Life is exciting when we are young, the uncertainties and the possibilities. But as we grow older, it becomes less so – perhaps bored by the monotony of our adult lives. This spills over into our work life (if it does not start there). Of course, the solution is not difficult or very far away. Self-motivation is the intrinsic drive that will get us through the daily grind. Here we focus on motivation at the workplace, considering we spend a lot of our waking hours earning our living.
(Re-)discover your interests:
Find out what you love about work. This is easier said than done. It requires you to identify those moments at work when you are in your element. What leaves you with more energy at the end of the activity than when you started? For some, it is travel, while for others, it is gleaning insights from raw data. Find a role that lets you do these tasks the most.
Work on yourself:
Invest at least 30 minutes to an hour on yourself daily. Use that time to take account of what you have achieved and what you can do. Develop a sense of optimism and confidence in your abilities. From there on, use that time to learn new skills or acquire additional qualifications. At work, take pride in your work by delivering high quality results. Make sure that you are physically fit. Once you are confident, volunteer to help others with their work. You will benefit just as much as they do.
The company you keep:
You are the average of the five people you spend the most time with. So spend time with confident and motivated people at the workplace. Choose well, for these people will influence you and their behaviour and outlook will become part of your habits. The cheer and optimism of motivated people rubs off on those around them and you get a chance to consciously learn from and emulate them.
Dreams and goals:
Spend some time to identify your life’s dreams, for you surely had a few when you were younger. Set yourself concrete goals for the year to fulfil these. Having goals gives you direction in thought and effort. Such clarity can motivate you.
Be accountable. Accountability is the single largest source of motivation. If the present job structure does not involve accountability to a team or subordinates, involve a family member or a friend as a ‘goal partner’. A goal partner is a person who is aware of your goal and with whom you share the progress made. Hold yourself accountable to him.
Take the first step right now. Start small, but make regular progress. Break down the goal into tasks and each task into smaller steps. Focus only on the next step and even distasteful difficult tasks become easier. To build persistence, spend some time every day, even if it is five minutes. Soon you will find that the momentum builds up, the tasks bring its own pleasure and your motivation improves.
Keep a track:
Only what is measured gets done. So monitor and record your efforts and progress towards your goal. It will help you review and streamline your goals and your system. The tracker itself becomes a source of motivation as it reflects your progress.
Focus on learning. The highest levels of motivation come from a feeling of control and achievement that comes from learning and mastering new skills. Take every opportunity to step outside your comfort zone, take on multiple tasks (insulating them in separate compartments), accept mistakes as a learning experience and stop offering excuses.
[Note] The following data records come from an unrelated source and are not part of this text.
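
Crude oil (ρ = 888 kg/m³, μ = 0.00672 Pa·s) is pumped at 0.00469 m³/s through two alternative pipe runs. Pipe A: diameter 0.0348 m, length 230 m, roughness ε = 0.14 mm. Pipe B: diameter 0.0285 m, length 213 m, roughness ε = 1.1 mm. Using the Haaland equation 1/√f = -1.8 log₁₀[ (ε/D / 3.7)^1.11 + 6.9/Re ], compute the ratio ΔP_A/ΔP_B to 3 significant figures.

ΔP_A/ΔP_B ≈ 0.199

Pipe A: V = Q/A = 0.00469/0.0009511 = 4.931 m/s; Re = 2.268e+04; ε/D = 0.00402; Haaland → f = 0.03238; ΔP_A = f(L/D)(ρV²/2) = 2.31e+06 Pa.
Pipe B: V = Q/A = 0.00469/0.0006379 = 7.352 m/s; Re = 2.769e+04; ε/D = 0.0386; Haaland → f = 0.06478; ΔP_B = f(L/D)(ρV²/2) = 1.162e+07 Pa.
ΔP_A/ΔP_B = 2.31e+06/1.162e+07 = 0.199.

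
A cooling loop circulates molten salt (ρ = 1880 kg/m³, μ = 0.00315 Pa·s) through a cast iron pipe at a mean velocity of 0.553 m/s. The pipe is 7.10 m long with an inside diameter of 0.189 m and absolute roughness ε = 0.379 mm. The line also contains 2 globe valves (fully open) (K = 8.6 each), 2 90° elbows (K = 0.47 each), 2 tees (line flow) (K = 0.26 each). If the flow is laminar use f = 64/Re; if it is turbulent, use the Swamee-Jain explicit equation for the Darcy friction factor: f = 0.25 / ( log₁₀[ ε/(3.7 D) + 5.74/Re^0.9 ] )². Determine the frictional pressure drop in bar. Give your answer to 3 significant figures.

ΔP ≈ 0.0565 bar

Reynolds number Re = ρVD/μ = 1880 · 0.553 · 0.189 / 0.00315 = 6.238e+04.
Re > 4000 → turbulent. Relative roughness ε/D = 0.000379/0.189 = 0.00201. Swamee-Jain: f = 0.25/(log₁₀[0.00201/3.7 + 5.74/6.238e+04^0.9])² = 0.25/(log₁₀[0.000542 + 0.000278])² = 0.25/(-3.086)² = 0.02624.
Total minor-loss coefficient ΣK = 2·8.6 + 2·0.47 + 2·0.26 = 18.7.
ΔP = [f·L/D + ΣK]·(ρV²/2) = [0.02624·7.1/0.189 + 18.7]·(1880·0.553²/2) = [0.9859 + 18.7]·287.5 = 5647 Pa.
ΔP = 5647 Pa = 0.0565 bar.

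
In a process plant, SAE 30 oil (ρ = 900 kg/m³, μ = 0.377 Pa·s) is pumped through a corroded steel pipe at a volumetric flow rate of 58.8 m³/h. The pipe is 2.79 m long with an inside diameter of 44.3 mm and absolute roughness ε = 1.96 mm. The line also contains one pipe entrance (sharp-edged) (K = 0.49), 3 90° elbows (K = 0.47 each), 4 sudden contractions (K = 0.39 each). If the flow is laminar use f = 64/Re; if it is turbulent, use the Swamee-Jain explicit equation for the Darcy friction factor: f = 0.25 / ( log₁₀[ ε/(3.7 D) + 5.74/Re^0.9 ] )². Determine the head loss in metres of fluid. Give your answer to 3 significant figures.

h_f ≈ 40.4 m

Q = 58.8 m³/h = 58.8/3600 = 0.01633 m³/s.
Cross-sectional area A = πD²/4 = π(0.0443)²/4 = 0.001541 m²; mean velocity V = Q/A = 0.01633/0.001541 = 10.6 m/s.
Reynolds number Re = ρVD/μ = 900 · 10.6 · 0.0443 / 0.377 = 1121.
Re < 2300 → laminar flow, so f = 64/Re = 64/1121 = 0.05711 (the turbulent correlation is not needed).
Total minor-loss coefficient ΣK = 1·0.49 + 3·0.47 + 4·0.39 = 3.46.
ΔP = [f·L/D + ΣK]·(ρV²/2) = [0.05711·2.79/0.0443 + 3.46]·(900·10.6²/2) = [3.597 + 3.46]·5.053e+04 = 3.566e+05 Pa.
Head loss h_f = ΔP/(ρg) = 3.566e+05/(900·9.81) = 40.4 m.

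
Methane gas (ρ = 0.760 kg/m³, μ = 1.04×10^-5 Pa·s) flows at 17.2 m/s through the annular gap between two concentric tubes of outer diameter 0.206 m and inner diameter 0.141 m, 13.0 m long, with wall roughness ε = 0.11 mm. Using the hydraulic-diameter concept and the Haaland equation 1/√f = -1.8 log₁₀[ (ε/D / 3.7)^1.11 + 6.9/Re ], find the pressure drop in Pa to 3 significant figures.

Hydraulic diameter D_h = 4A/P = D_o - D_i = 0.206 - 0.141 = 0.065 m.
Re = ρVD_h/μ = 0.76·17.2·0.065/1.04e-05 = 8.17e+04.
ε/D_h = 0.00011/0.065 = 0.00169; Haaland gives 1/√f = -1.8 log₁₀[0.000196+8.45e-05] = 6.393, so f = 0.02447.
ΔP = f(L/D_h)(ρV²/2) = 0.02447·13/0.065·112.4 = 550.1 Pa.

ΔP ≈ 550 Pa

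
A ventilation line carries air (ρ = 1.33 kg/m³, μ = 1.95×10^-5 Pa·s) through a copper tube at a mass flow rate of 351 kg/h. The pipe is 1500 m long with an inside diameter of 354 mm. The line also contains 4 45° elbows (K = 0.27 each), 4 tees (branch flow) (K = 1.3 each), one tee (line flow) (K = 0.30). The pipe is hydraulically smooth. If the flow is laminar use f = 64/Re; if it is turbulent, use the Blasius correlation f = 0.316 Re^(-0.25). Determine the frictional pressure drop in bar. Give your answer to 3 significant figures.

ΔP ≈ 4.51×10^-4 bar

ṁ = 351 kg/h = 351/3600 = 0.0975 kg/s.
A = πD²/4 = π(0.354)²/4 = 0.09842 m²; mean velocity V = ṁ/(ρA) = 0.0975/(1.33 · 0.09842) = 0.7448 m/s.
Reynolds number Re = ρVD/μ = 1.33 · 0.7448 · 0.354 / 1.95e-05 = 1.798e+04.
Re > 4000 → turbulent. Smooth-pipe (Blasius): f = 0.316 Re^(-0.25) = 0.316/(1.798e+04)^0.25 = 0.02729.
Total minor-loss coefficient ΣK = 4·0.27 + 4·1.3 + 1·0.3 = 6.58.
ΔP = [f·L/D + ΣK]·(ρV²/2) = [0.02729·1500/0.354 + 6.58]·(1.33·0.7448²/2) = [115.6 + 6.58]·0.3689 = 45.08 Pa.
ΔP = 45.08 Pa = 4.51×10^-4 bar.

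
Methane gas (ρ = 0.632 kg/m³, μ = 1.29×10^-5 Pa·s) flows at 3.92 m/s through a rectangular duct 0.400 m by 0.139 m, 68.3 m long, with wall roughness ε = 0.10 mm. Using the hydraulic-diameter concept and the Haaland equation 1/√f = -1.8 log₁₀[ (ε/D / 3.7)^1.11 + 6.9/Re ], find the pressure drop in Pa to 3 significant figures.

Hydraulic diameter D_h = 4A/P = 4·(0.4·0.139)/(2·(0.4+0.139)) = 0.2224/1.078 = 0.2063 m.
Re = ρVD_h/μ = 0.632·3.92·0.2063/1.29e-05 = 3.962e+04.
ε/D_h = 0.0001/0.2063 = 0.000485; Haaland gives 1/√f = -1.8 log₁₀[4.9e-05+0.000174] = 6.573, so f = 0.02315.
ΔP = f(L/D_h)(ρV²/2) = 0.02315·68.3/0.2063·4.856 = 37.21 Pa.

ΔP ≈ 37.2 Pa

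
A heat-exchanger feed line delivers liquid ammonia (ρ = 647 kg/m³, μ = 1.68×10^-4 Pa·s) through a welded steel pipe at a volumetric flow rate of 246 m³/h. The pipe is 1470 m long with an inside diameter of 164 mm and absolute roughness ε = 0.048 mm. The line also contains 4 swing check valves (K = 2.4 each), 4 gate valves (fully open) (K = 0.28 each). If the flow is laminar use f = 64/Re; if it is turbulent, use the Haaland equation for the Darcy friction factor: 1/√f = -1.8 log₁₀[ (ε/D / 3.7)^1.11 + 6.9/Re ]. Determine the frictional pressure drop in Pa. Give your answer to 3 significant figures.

ΔP ≈ 498000 Pa

Q = 246 m³/h = 246/3600 = 0.06833 m³/s.
Cross-sectional area A = πD²/4 = π(0.164)²/4 = 0.02112 m²; mean velocity V = Q/A = 0.06833/0.02112 = 3.235 m/s.
Reynolds number Re = ρVD/μ = 647 · 3.235 · 0.164 / 0.000168 = 2.043e+06.
Re > 4000 → turbulent. Relative roughness ε/D = 4.8e-05/0.164 = 0.000293. Haaland: 1/√f = -1.8 log₁₀[(0.000293/3.7)^1.11 + 6.9/2.043e+06] = -1.8 log₁₀[2.8e-05 + 3.38e-06] = 8.106, so f = 0.01522.
Total minor-loss coefficient ΣK = 4·2.4 + 4·0.28 = 10.7.
ΔP = [f·L/D + ΣK]·(ρV²/2) = [0.01522·1470/0.164 + 10.7]·(647·3.235²/2) = [136.4 + 10.7]·3385 = 4.98e+05 Pa.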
Sustained motivation is possible only when there is an element of fun. So celebrate your progress. Figure out which portions of your work can be made into experiences you enjoy. Sometimes work is much more fun than leisure.
“You teach best what you most need to learn,” said American writer Richard Bach. So, spending time and taking the effort to motivate others is good investment. While you help others, your own motivation will improve.
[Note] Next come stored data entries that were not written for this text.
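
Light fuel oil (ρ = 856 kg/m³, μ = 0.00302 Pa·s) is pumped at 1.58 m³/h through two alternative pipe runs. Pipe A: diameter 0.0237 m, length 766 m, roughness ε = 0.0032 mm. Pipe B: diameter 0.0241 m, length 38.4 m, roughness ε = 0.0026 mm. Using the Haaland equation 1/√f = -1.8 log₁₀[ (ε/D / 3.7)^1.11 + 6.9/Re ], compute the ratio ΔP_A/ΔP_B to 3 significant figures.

Pipe A: V = Q/A = 0.0004389/0.0004412 = 0.9949 m/s; Re = 6683; ε/D = 0.000135; Haaland → f = 0.03473; ΔP_A = f(L/D)(ρV²/2) = 4.755e+05 Pa.
Pipe B: V = Q/A = 0.0004389/0.0004562 = 0.9621 m/s; Re = 6572; ε/D = 0.000108; Haaland → f = 0.03487; ΔP_B = f(L/D)(ρV²/2) = 2.201e+04 Pa.
ΔP_A/ΔP_B = 4.755e+05/2.201e+04 = 21.6.

ΔP_A/ΔP_B ≈ 21.6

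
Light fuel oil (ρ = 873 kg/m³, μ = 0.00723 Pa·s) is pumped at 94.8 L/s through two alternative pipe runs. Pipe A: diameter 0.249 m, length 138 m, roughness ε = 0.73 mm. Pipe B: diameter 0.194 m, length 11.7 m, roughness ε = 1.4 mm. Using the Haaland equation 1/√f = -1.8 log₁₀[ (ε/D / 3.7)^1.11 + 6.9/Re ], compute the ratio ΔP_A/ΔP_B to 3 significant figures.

Pipe A: V = Q/A = 0.0948/0.0487 = 1.947 m/s; Re = 5.853e+04; ε/D = 0.00293; Haaland → f = 0.02801; ΔP_A = f(L/D)(ρV²/2) = 2.568e+04 Pa.
Pipe B: V = Q/A = 0.0948/0.02956 = 3.207 m/s; Re = 7.513e+04; ε/D = 0.00722; Haaland → f = 0.03501; ΔP_B = f(L/D)(ρV²/2) = 9480 Pa.
ΔP_A/ΔP_B = 2.568e+04/9480 = 2.71.

ΔP_A/ΔP_B ≈ 2.71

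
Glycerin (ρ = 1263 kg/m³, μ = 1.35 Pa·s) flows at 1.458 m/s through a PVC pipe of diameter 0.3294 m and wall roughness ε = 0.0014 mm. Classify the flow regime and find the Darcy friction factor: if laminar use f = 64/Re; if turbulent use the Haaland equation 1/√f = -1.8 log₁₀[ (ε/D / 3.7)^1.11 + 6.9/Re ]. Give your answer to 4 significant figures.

f ≈ 0.1424

Re = ρVD/μ = 1263·1.458·0.3294/1.35 = 449.3.
Re < 2300 → laminar, so f = 64/Re = 0.1424 (roughness is irrelevant in laminar flow).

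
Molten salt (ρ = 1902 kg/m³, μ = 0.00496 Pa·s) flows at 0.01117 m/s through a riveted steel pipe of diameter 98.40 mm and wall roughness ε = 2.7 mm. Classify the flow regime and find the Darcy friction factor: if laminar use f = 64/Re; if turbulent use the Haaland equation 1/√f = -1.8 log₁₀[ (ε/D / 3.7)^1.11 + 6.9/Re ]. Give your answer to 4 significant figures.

Re = ρVD/μ = 1902·0.01117·0.0984/0.00496 = 421.5.
Re < 2300 → laminar, so f = 64/Re = 0.1518 (roughness is irrelevant in laminar flow).

f ≈ 0.1518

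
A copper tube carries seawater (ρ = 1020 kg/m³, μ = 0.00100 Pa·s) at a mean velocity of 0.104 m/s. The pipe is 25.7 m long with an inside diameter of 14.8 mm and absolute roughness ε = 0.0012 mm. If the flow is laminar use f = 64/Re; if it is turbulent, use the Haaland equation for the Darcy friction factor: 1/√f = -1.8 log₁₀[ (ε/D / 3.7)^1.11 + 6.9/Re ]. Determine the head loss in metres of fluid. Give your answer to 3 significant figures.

h_f ≈ 0.0390 m

Reynolds number Re = ρVD/μ = 1020 · 0.104 · 0.0148 / 0.001 = 1570.
Re < 2300 → laminar flow, so f = 64/Re = 64/1570 = 0.04076 (the turbulent correlation is not needed).
Darcy-Weisbach: ΔP = f(L/D)(ρV²/2) = 0.04076·(25.7/0.0148)·(1020·0.104²/2) = 0.04076·1736·5.516 = 390.5 Pa.
Head loss h_f = ΔP/(ρg) = 390.5/(1020·9.81) = 0.0390 m.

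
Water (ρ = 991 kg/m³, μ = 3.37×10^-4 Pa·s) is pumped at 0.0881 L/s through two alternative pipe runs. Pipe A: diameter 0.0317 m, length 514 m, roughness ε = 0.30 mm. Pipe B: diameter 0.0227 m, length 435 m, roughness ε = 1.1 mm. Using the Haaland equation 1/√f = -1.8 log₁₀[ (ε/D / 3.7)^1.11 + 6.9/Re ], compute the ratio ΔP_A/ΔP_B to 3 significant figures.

Pipe A: V = Q/A = 8.81e-05/0.0007892 = 0.1116 m/s; Re = 1.041e+04; ε/D = 0.00946; Haaland → f = 0.0423; ΔP_A = f(L/D)(ρV²/2) = 4235 Pa.
Pipe B: V = Q/A = 8.81e-05/0.0004047 = 0.2177 m/s; Re = 1.453e+04; ε/D = 0.0485; Haaland → f = 0.07236; ΔP_B = f(L/D)(ρV²/2) = 3.256e+04 Pa.
ΔP_A/ΔP_B = 4235/3.256e+04 = 0.130.

ΔP_A/ΔP_B ≈ 0.130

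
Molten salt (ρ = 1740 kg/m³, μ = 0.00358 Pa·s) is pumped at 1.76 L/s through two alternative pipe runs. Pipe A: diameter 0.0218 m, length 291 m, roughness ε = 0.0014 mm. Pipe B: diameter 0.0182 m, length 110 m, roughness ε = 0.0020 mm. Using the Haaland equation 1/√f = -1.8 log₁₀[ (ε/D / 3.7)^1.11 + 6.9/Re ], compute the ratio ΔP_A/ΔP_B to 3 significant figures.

ΔP_A/ΔP_B ≈ 1.11

Pipe A: V = Q/A = 0.00176/0.0003733 = 4.715 m/s; Re = 4.996e+04; ε/D = 6.42e-05; Haaland → f = 0.02089; ΔP_A = f(L/D)(ρV²/2) = 5.394e+06 Pa.
Pipe B: V = Q/A = 0.00176/0.0002602 = 6.765 m/s; Re = 5.984e+04; ε/D = 0.00011; Haaland → f = 0.02025; ΔP_B = f(L/D)(ρV²/2) = 4.873e+06 Pa.
ΔP_A/ΔP_B = 5.394e+06/4.873e+06 = 1.11.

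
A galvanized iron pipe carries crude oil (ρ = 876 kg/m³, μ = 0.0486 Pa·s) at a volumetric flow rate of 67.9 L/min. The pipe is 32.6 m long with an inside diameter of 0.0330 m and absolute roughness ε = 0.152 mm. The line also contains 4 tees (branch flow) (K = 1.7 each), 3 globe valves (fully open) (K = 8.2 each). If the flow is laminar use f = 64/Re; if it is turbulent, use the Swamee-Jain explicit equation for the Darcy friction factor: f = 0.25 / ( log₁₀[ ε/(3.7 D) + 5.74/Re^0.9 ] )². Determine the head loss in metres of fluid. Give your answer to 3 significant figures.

h_f ≈ 9.97 m

Q = 67.9 L/min = 67.9/60000 = 0.001132 m³/s.
Cross-sectional area A = πD²/4 = π(0.033)²/4 = 0.0008553 m²; mean velocity V = Q/A = 0.001132/0.0008553 = 1.323 m/s.
Reynolds number Re = ρVD/μ = 876 · 1.323 · 0.033 / 0.0486 = 787.
Re < 2300 → laminar flow, so f = 64/Re = 64/787 = 0.08132 (the turbulent correlation is not needed).
Total minor-loss coefficient ΣK = 4·1.7 + 3·8.2 = 31.4.
ΔP = [f·L/D + ΣK]·(ρV²/2) = [0.08132·32.6/0.033 + 31.4]·(876·1.323²/2) = [80.33 + 31.4]·766.8 = 8.568e+04 Pa.
Head loss h_f = ΔP/(ρg) = 8.568e+04/(876·9.81) = 9.97 m.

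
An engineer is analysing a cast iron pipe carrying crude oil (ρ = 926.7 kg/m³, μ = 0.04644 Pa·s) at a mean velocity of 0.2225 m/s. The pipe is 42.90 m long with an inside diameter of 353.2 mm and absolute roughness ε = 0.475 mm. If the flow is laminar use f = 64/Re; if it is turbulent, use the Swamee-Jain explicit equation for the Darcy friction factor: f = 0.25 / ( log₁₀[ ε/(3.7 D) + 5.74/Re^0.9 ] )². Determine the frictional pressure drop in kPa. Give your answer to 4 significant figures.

Reynolds number Re = ρVD/μ = 926.7 · 0.2225 · 0.3532 / 0.0464 = 1568.
Re < 2300 → laminar flow, so f = 64/Re = 64/1568 = 0.04081 (the turbulent correlation is not needed).
Darcy-Weisbach: ΔP = f(L/D)(ρV²/2) = 0.04081·(42.9/0.3532)·(926.7·0.2225²/2) = 0.04081·121.5·22.94 = 113.7 Pa.
ΔP = 113.7 Pa = 0.1137 kPa.

ΔP ≈ 0.1137 kPa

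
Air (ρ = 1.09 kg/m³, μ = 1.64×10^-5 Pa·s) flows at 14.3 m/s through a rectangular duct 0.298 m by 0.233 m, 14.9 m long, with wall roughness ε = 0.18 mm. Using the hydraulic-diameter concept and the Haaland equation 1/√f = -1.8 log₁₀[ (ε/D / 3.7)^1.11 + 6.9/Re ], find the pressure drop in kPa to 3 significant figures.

Hydraulic diameter D_h = 4A/P = 4·(0.298·0.233)/(2·(0.298+0.233)) = 0.2777/1.062 = 0.2615 m.
Re = ρVD_h/μ = 1.09·14.3·0.2615/1.64e-05 = 2.486e+05.
ε/D_h = 0.00018/0.2615 = 0.000688; Haaland gives 1/√f = -1.8 log₁₀[7.23e-05+2.78e-05] = 7.199, so f = 0.01929.
ΔP = f(L/D_h)(ρV²/2) = 0.01929·14.9/0.2615·111.4 = 122.5 Pa.
ΔP = 0.123 kPa.

ΔP ≈ 0.123 kPa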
Your satisfaction with your work is far too important to be ignored. Motivation is the cornerstone of satisfaction and it is within reach and success is a common side effect of a motivated worker.
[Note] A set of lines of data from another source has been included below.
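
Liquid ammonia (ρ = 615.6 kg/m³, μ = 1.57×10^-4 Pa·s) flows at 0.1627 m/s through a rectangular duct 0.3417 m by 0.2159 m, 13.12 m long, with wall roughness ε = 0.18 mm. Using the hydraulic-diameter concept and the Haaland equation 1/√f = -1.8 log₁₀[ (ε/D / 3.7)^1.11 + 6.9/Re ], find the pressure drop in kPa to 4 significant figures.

ΔP ≈ 0.007992 kPa

Hydraulic diameter D_h = 4A/P = 4·(0.3417·0.2159)/(2·(0.3417+0.2159)) = 0.2951/1.115 = 0.2646 m.
Re = ρVD_h/μ = 615.6·0.1627·0.2646/0.000157 = 1.688e+05.
ε/D_h = 0.00018/0.2646 = 0.00068; Haaland gives 1/√f = -1.8 log₁₀[7.14e-05+4.09e-05] = 7.11, so f = 0.01978.
ΔP = f(L/D_h)(ρV²/2) = 0.01978·13.12/0.2646·8.148 = 7.992 Pa.
ΔP = 0.007992 kPa.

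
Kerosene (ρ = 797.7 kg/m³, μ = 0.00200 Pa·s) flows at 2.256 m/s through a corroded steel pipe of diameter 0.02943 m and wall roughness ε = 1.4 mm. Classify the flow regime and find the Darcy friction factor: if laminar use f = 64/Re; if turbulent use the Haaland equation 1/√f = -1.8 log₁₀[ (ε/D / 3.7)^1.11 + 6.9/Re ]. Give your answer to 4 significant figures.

Re = ρVD/μ = 797.7·2.256·0.02943/0.002 = 2.648e+04.
Re > 4000 → turbulent. ε/D = 0.0014/0.02943 = 0.0476; Haaland: 1/√f = -1.8 log₁₀[0.00796 + 0.000261] = 3.753, so f = 0.07101.

f ≈ 0.07101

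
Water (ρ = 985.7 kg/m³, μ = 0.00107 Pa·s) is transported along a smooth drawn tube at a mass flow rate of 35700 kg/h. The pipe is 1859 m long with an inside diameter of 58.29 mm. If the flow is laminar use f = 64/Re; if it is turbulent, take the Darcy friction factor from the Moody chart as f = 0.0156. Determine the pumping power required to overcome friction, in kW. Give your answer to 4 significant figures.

P ≈ 35.06 kW

ṁ = 35700 kg/h = 35700/3600 = 9.917 kg/s.
A = πD²/4 = π(0.05829)²/4 = 0.002669 m²; mean velocity V = ṁ/(ρA) = 9.917/(985.7 · 0.002669) = 3.77 m/s.
Reynolds number Re = ρVD/μ = 985.7 · 3.77 · 0.05829 / 0.00107 = 2.024e+05.
Re > 4000 → turbulent; use the Moody-chart value f = 0.0156.
Darcy-Weisbach: ΔP = f(L/D)(ρV²/2) = 0.0156·(1859/0.05829)·(985.7·3.77²/2) = 0.0156·3.189e+04·7005 = 3.485e+06 Pa.
Q = ṁ/ρ = 9.917/985.7 = 0.01006 m³/s.
Pumping power P = QΔP = 0.01006·3.485e+06 = 35062 W = 35.06 kW.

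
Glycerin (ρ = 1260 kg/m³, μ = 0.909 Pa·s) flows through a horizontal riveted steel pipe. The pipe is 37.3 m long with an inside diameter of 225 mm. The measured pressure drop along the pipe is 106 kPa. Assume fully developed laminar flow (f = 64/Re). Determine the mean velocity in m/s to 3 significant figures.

V ≈ 4.95 m/s

For laminar flow, f = 64/Re with Re = ρVD/μ, so Darcy-Weisbach reduces to ΔP = 32μLV/D². Solving for V: V = ΔP·D²/(32μL) = 1.06e+05·(0.225)²/(32·0.909·37.3) = 4.946 m/s.
Check: Re = ρVD/μ = 1260·4.946·0.225/0.909 = 1543 < 2300, so the laminar assumption holds.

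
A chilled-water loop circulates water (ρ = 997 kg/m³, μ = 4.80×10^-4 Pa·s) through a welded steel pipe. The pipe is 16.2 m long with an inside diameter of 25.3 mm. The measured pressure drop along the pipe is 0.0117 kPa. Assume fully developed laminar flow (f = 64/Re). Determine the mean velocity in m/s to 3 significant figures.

V ≈ 0.0301 m/s

For laminar flow, f = 64/Re with Re = ρVD/μ, so Darcy-Weisbach reduces to ΔP = 32μLV/D². Solving for V: V = ΔP·D²/(32μL) = 11.7·(0.0253)²/(32·0.00048·16.2) = 0.0301 m/s.
Check: Re = ρVD/μ = 997·0.0301·0.0253/0.00048 = 1582 < 2300, so the laminar assumption holds.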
Reduce decision fatigue. Reserve your energy for big challenges by taking fewer decisions. The easiest way is to follow a routine to free up your mind and give you control over your time. Follow the routine for 30 days to make it a habit.
Neither sugar nor caffeine can match the energy that comes from a workout. Thirty minutes of a workout releases enough endorphins to cover your entire workday. Endorphins relieve pain, reduce stress and uplift mood.
It’s an often ignored aspect of the workplace. Do you prefer the sunlight or are you at your best under a neon? Find which light suits you the best. Similarly, try to sleep in the dark. You will rest better and your body will have more energy.
Food for thought:
Long distance runners eat smaller quantities and more low-GI (glycaemic index) food such as vegetables that release glucose slowly. Avoid high-GI food such as sweets, white bread and potatoes.
Track your health. An annual medical check-up is a good idea. Fatigue or exhaustion may also be a symptom of infections or medical conditions that affect the thyroid, kidney, liver, blood, heart or digestion. Best treated early.